Nwamu hit two of his five 3-pointers on back-to-back possessions, and with 9:05 left Simon made his final substitutions of regulation. By the end, Nwamu, Pat McCaw, Jordan Cornish and Dwayne Morgan each played more than 40 minutes, and Derrick Jones Jr. was out with them through the end of regulation until he fouled out in the second overtime.
“We rolled with the group that got us back there,” Simon said.
That group took turns finding the hot hand on offense, and defensively they played a zone defense that forced Fresno State into shots that it hadn’t hit much this season. But tonight, the Bulldogs made them.
In nine previous conference games, Julien Lewis and Cullen Russo had combined to make four 3-pointers. Against UNLV, the duo combined to hit that same mark in only eight attempts, and Lewis hit enough midrange shots to finish with 18 points on 19 shots.
“They had guys make shots who don’t usually make them at that clip,” Simon said. “… We figured at some point the percentages would even out.”

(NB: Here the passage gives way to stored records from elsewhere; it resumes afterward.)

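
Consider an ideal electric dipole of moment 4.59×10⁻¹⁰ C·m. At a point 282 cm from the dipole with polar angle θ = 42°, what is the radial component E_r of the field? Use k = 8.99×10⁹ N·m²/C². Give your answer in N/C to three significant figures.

E_r ≈ 0.273 N/C

For a dipole, E_r = (2kp cosθ)/r³.
kp/r³ = (8.99×10⁹)(4.59×10⁻¹⁰)/(2.82)³ = 0.1840 N/C.
E_r = 2·0.1840·cos42° = 0.2735 N/C.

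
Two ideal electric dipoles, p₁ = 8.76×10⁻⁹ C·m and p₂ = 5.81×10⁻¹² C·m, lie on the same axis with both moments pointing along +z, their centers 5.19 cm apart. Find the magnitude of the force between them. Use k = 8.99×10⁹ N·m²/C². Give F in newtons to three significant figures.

F ≈ 3.78×10⁻⁴ N

On-axis field of dipole 1 at distance r: E = 2kp₁/r³. Force on dipole 2 is F = p₂·dE/dr (gradient along axis).
dE/dr = −6kp₁/r⁴, so |F| = 6kp₁p₂/r⁴ (attractive for aligned moments).
F = 6(8.99×10⁹)(8.76×10⁻⁹)(5.81×10⁻¹²)/(0.0519)⁴ = 3.784×10⁻⁴ N.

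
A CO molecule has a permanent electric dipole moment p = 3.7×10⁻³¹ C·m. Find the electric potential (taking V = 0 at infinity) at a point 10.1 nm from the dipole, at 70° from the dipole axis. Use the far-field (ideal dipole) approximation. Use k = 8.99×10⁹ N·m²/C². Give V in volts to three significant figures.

The dipole potential is V = kp cosθ / r².
V = (8.99×10⁹)(3.70×10⁻³¹)·cos70° / (1.01×10⁻⁸)² = 1.115×10⁻⁵ V.

V ≈ 1.12×10⁻⁵ V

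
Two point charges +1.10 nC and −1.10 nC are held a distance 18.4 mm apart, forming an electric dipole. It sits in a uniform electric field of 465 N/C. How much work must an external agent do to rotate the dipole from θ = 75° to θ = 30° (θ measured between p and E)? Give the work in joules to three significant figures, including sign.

Dipole moment p = qd = (1.10×10⁻⁹ C)(0.0184 m) = 2.024×10⁻¹¹ C·m.
W_ext = ΔU = U(θ₂) − U(θ₁) = −pE cosθ₂ − (−pE cosθ₁) = pE(cosθ₁ − cosθ₂).
W = (2.024×10⁻¹¹)(465)·(cos75° − cos30°) = (9.412×10⁻⁹)·(-0.6072) = -5.715×10⁻⁹ J.

W ≈ -5.71×10⁻⁹ J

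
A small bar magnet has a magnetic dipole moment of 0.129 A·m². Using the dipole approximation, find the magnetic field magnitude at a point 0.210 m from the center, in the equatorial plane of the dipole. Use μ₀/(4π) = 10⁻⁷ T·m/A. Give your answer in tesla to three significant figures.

B ≈ 1.39×10⁻⁶ T

In the equatorial plane B = (μ₀/4π)·m/r³ (half the axial value).
B = (10⁻⁷)·(0.129) / (0.210)³ = 1.393×10⁻⁶ T.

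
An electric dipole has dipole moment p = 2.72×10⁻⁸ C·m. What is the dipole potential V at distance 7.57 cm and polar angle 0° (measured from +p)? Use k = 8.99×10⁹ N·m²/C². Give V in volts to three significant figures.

V ≈ 4.27×10⁴ V

The dipole potential is V = kp cosθ / r².
V = (8.99×10⁹)(2.72×10⁻⁸)·cos0° / (0.0757)² = 4.267×10⁴ V.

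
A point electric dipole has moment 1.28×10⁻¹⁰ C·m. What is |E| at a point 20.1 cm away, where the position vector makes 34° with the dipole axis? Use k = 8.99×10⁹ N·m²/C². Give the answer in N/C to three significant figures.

At angle θ the dipole field magnitude is E = (kp/r³)·√(1 + 3cos²θ).
kp/r³ = (8.99×10⁹)(1.28×10⁻¹⁰) / (0.201)³ = 141.7 N/C.
√(1 + 3cos²34°) = √(1 + 3·0.6873) = √3.0619 ≈ 1.7498.
E ≈ 141.7 × 1.750 = 248.0 N/C.

E ≈ 248 N/C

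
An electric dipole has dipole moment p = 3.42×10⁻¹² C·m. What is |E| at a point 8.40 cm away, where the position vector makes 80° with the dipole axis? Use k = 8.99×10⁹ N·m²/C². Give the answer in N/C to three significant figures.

At angle θ the dipole field magnitude is E = (kp/r³)·√(1 + 3cos²θ).
kp/r³ = (8.99×10⁹)(3.42×10⁻¹²) / (0.0840)³ = 51.87 N/C.
√(1 + 3cos²80°) = √(1 + 3·0.0302) = √1.0905 ≈ 1.0443.
E ≈ 51.87 × 1.044 = 54.17 N/C.

E ≈ 54.2 N/C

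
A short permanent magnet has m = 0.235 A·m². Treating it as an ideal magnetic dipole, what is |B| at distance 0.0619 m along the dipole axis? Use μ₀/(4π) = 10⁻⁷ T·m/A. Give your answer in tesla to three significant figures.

On axis B = (μ₀/4π)·2m/r³.
B = 2·(10⁻⁷)·(0.235) / (0.0619)³ = 1.982×10⁻⁴ T.

B ≈ 1.98×10⁻⁴ T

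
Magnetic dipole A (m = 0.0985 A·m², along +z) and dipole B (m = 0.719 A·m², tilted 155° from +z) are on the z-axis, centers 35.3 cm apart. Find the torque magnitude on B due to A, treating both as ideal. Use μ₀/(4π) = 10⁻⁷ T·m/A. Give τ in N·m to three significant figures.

τ ≈ 1.36×10⁻⁷ N·m

Dipole B is on the axis of dipole A, so B₁ there is axial: B₁ = (μ₀/4π)·2m₁/r³ along +z.
B₁ = 2(10⁻⁷)(0.0985)/(0.353)³ = 4.479×10⁻⁷ T.
τ = m₂ B₁ sinθ.
τ = (0.719)(4.479×10⁻⁷)·sin155° = 1.361×10⁻⁷ N·m.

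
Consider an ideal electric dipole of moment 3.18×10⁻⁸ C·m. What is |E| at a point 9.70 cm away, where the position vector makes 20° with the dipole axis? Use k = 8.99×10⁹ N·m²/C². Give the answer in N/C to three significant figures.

At angle θ the dipole field magnitude is E = (kp/r³)·√(1 + 3cos²θ).
kp/r³ = (8.99×10⁹)(3.18×10⁻⁸) / (0.0970)³ = 3.132×10⁵ N/C.
√(1 + 3cos²20°) = √(1 + 3·0.8830) = √3.6491 ≈ 1.9103.
E ≈ 3.132×10⁵ × 1.910 = 5.984×10⁵ N/C.

E ≈ 5.98×10⁵ N/C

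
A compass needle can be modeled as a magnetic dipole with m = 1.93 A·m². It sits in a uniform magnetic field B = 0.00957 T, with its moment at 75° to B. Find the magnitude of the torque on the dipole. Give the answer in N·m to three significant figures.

τ ≈ 0.0178 N·m

Torque on a magnetic dipole: τ = mB sinθ.
τ = (1.93)(0.00957)·sin75° = 0.01784 N·m.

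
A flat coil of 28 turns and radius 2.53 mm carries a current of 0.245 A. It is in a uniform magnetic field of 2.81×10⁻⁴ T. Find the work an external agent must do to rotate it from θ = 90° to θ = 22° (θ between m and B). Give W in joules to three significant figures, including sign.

m = NIA = NIπa² = 28·(0.245)·π·(0.00253)² = 1.379×10⁻⁴ A·m².
W_ext = ΔU = −mB cosθ₂ + mB cosθ₁ = mB(cosθ₁ − cosθ₂).
W = (1.379×10⁻⁴)(2.81×10⁻⁴)·(cos90° − cos22°) = (3.875×10⁻⁸)·(-0.9272) = -3.593×10⁻⁸ J.

W ≈ -3.59×10⁻⁸ J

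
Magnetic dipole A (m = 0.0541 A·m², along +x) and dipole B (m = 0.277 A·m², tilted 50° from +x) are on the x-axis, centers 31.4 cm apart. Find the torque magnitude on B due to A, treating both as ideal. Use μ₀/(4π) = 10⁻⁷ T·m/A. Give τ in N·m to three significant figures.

τ ≈ 7.42×10⁻⁸ N·m

Dipole B is on the axis of dipole A, so B₁ there is axial: B₁ = (μ₀/4π)·2m₁/r³ along +x.
B₁ = 2(10⁻⁷)(0.0541)/(0.314)³ = 3.495×10⁻⁷ T.
τ = m₂ B₁ sinθ.
τ = (0.277)(3.495×10⁻⁷)·sin50° = 7.416×10⁻⁸ N·m.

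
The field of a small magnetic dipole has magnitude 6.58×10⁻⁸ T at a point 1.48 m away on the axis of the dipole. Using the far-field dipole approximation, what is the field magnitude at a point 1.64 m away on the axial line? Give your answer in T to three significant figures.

B ≈ 4.84×10⁻⁸ T

Dipole fields scale as 1/r³ in the far field; the geometry is the same at both points.
B₂ = B₁ · (r₁/r₂)³ = 6.58×10⁻⁸ · (1.48/1.64)³.
(r₁/r₂)³ = (0.9024)³ = 0.7349.
B₂ ≈ 4.836×10⁻⁸ T.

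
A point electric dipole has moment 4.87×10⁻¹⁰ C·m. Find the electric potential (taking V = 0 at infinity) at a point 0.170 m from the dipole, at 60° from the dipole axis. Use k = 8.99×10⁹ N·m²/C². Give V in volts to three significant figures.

The dipole potential is V = kp cosθ / r².
V = (8.99×10⁹)(4.87×10⁻¹⁰)·cos60° / (0.170)² = 75.75 V.

V ≈ 75.7 V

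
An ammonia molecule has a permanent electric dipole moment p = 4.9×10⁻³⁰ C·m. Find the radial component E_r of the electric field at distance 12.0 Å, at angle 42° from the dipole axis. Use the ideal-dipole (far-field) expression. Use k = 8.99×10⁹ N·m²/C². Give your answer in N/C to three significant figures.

For a dipole, E_r = (2kp cosθ)/r³.
kp/r³ = (8.99×10⁹)(4.90×10⁻³⁰)/(1.20×10⁻⁹)³ = 2.549×10⁷ N/C.
E_r = 2·2.549×10⁷·cos42° = 3.789×10⁷ N/C.

E_r ≈ 3.79×10⁷ N/C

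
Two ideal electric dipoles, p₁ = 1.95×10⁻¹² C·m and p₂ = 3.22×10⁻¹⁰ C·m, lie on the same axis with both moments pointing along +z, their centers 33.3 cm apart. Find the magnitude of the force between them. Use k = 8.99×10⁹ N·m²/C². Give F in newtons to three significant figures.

F ≈ 2.75×10⁻⁹ N

On-axis field of dipole 1 at distance r: E = 2kp₁/r³. Force on dipole 2 is F = p₂·dE/dr (gradient along axis).
dE/dr = −6kp₁/r⁴, so |F| = 6kp₁p₂/r⁴ (attractive for aligned moments).
F = 6(8.99×10⁹)(1.95×10⁻¹²)(3.22×10⁻¹⁰)/(0.333)⁴ = 2.754×10⁻⁹ N.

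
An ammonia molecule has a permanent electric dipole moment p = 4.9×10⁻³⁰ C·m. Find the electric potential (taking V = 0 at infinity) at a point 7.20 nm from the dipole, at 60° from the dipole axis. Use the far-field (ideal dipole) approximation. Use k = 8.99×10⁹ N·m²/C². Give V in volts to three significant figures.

V ≈ 4.25×10⁻⁴ V

The dipole potential is V = kp cosθ / r².
V = (8.99×10⁹)(4.90×10⁻³⁰)·cos60° / (7.20×10⁻⁹)² = 4.249×10⁻⁴ V.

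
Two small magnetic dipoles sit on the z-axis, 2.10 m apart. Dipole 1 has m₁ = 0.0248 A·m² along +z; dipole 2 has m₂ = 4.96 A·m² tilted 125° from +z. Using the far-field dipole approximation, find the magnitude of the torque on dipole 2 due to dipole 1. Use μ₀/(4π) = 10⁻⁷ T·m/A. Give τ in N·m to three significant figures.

Dipole B is on the axis of dipole A, so B₁ there is axial: B₁ = (μ₀/4π)·2m₁/r³ along +z.
B₁ = 2(10⁻⁷)(0.0248)/(2.10)³ = 5.356×10⁻¹⁰ T.
τ = m₂ B₁ sinθ.
τ = (4.96)(5.356×10⁻¹⁰)·sin125° = 2.176×10⁻⁹ N·m.

τ ≈ 2.18×10⁻⁹ N·m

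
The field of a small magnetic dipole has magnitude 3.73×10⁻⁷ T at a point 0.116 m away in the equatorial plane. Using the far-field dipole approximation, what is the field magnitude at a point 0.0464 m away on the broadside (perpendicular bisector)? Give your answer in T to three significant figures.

B ≈ 5.83×10⁻⁶ T

Dipole fields scale as 1/r³ in the far field; the geometry is the same at both points.
B₂ = B₁ · (r₁/r₂)³ = 3.73×10⁻⁷ · (0.116/0.0464)³.
(r₁/r₂)³ = (2.5)³ = 15.63.
B₂ ≈ 5.828×10⁻⁶ T.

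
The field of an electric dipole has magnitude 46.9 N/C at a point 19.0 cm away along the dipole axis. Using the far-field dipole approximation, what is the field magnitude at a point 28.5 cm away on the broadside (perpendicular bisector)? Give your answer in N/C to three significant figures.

E ≈ 6.95 N/C

Dipole fields scale as 1/r³ in the far field.
The axial field is twice the equatorial field at the same r, so the geometry factor is 1/2.
E₂ = E₁ · (1/2) · (r₁/r₂)³ = 46.9 · 0.5 · (19.0/28.5)³.
(r₁/r₂)³ = (0.6667)³ = 0.2963.
E₂ ≈ 6.948 N/C.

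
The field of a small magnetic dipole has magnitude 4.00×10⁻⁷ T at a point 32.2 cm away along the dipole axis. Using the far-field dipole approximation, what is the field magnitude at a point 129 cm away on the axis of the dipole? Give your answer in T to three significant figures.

Dipole fields scale as 1/r³ in the far field; the geometry is the same at both points.
B₂ = B₁ · (r₁/r₂)³ = 4.00×10⁻⁷ · (32.2/129)³.
(r₁/r₂)³ = (0.2496)³ = 0.01555.
B₂ ≈ 6.221×10⁻⁹ T.

B ≈ 6.22×10⁻⁹ T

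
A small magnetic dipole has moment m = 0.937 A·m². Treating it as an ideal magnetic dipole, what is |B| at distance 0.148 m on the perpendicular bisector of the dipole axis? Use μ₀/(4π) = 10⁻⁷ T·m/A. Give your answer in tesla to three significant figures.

In the equatorial plane B = (μ₀/4π)·m/r³ (half the axial value).
B = (10⁻⁷)·(0.937) / (0.148)³ = 2.890×10⁻⁵ T.

B ≈ 2.89×10⁻⁵ T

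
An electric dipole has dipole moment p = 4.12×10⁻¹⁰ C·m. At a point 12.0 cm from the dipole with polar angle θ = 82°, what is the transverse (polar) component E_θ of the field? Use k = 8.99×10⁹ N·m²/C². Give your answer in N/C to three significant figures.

E_θ ≈ 2120 N/C

For a dipole, E_θ = (kp sinθ)/r³.
kp/r³ = (8.99×10⁹)(4.12×10⁻¹⁰)/(0.120)³ = 2143 N/C.
E_θ = 2143·sin82° = 2123 N/C.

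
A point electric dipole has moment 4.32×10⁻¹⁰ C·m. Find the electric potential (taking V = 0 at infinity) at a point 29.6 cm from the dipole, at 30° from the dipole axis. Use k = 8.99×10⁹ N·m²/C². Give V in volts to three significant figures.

The dipole potential is V = kp cosθ / r².
V = (8.99×10⁹)(4.32×10⁻¹⁰)·cos30° / (0.296)² = 38.39 V.

V ≈ 38.4 V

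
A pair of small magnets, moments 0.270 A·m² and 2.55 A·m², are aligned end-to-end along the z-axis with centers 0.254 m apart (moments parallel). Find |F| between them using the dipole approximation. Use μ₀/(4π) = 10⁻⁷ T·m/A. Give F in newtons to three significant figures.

F ≈ 9.92×10⁻⁵ N

On-axis B of dipole 1: B = (μ₀/4π)·2m₁/r³. Force on dipole 2: F = m₂·dB/dr.
dB/dr = −(μ₀/4π)·6m₁/r⁴, so |F| = (μ₀/4π)·6m₁m₂/r⁴.
F = 6(10⁻⁷)(0.270)(2.55)/(0.254)⁴ = 9.925×10⁻⁵ N.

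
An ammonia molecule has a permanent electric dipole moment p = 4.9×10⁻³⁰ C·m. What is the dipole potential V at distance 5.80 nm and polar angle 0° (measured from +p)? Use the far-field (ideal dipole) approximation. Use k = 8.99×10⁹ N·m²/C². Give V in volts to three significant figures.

V ≈ 0.00131 V

The dipole potential is V = kp cosθ / r².
V = (8.99×10⁹)(4.90×10⁻³⁰)·cos0° / (5.80×10⁻⁹)² = 0.001309 V.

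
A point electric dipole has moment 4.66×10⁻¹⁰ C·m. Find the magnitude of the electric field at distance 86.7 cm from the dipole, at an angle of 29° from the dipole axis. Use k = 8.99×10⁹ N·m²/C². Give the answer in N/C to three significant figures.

E ≈ 11.7 N/C

At angle θ the dipole field magnitude is E = (kp/r³)·√(1 + 3cos²θ).
kp/r³ = (8.99×10⁹)(4.66×10⁻¹⁰) / (0.867)³ = 6.428 N/C.
√(1 + 3cos²29°) = √(1 + 3·0.7650) = √3.2949 ≈ 1.8152.
E ≈ 6.428 × 1.815 = 11.67 N/C.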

Senior guard Marvelle Harris was his regular, stellar self — 37 points, nine rebounds, seven assists and one turnover — and despite a rough shooting night, senior guard Cezar Guerrero made enough hustle plays to help Fresno State steady itself after the Rebels took a lead twice in the final three minutes of regulation.
Harris tied the game in the final 40 seconds, and UNLV never got off a good shot before the buzzer. Both teams slogged to only four points in the first overtime, a session that included four missed free throws for the Rebels, and the Bulldogs pulled away with relative ease the second time around.
The Rebels will look at the zone defense they used for the final 30-plus minutes and feel optimistic about what a small lineup can accomplish.
“That (zone is) what transformed the game for us,” said McCaw, who had 23 points and 15 rebounds in 42 minutes.
The will look at that and focus on the positives, because it’s better than looking at everything that’s not there, especially if Zimmerman misses any extended time. They will choose to be optimistic about the comeback because other than quitting, which they didn’t do when they were down 17 and don’t intend to start doing now, there’s not much else left.
“We’re certainly starting to run low on options,” Simon said. “We’re going to have to keep reinventing ourselves as we have a number of times this year.”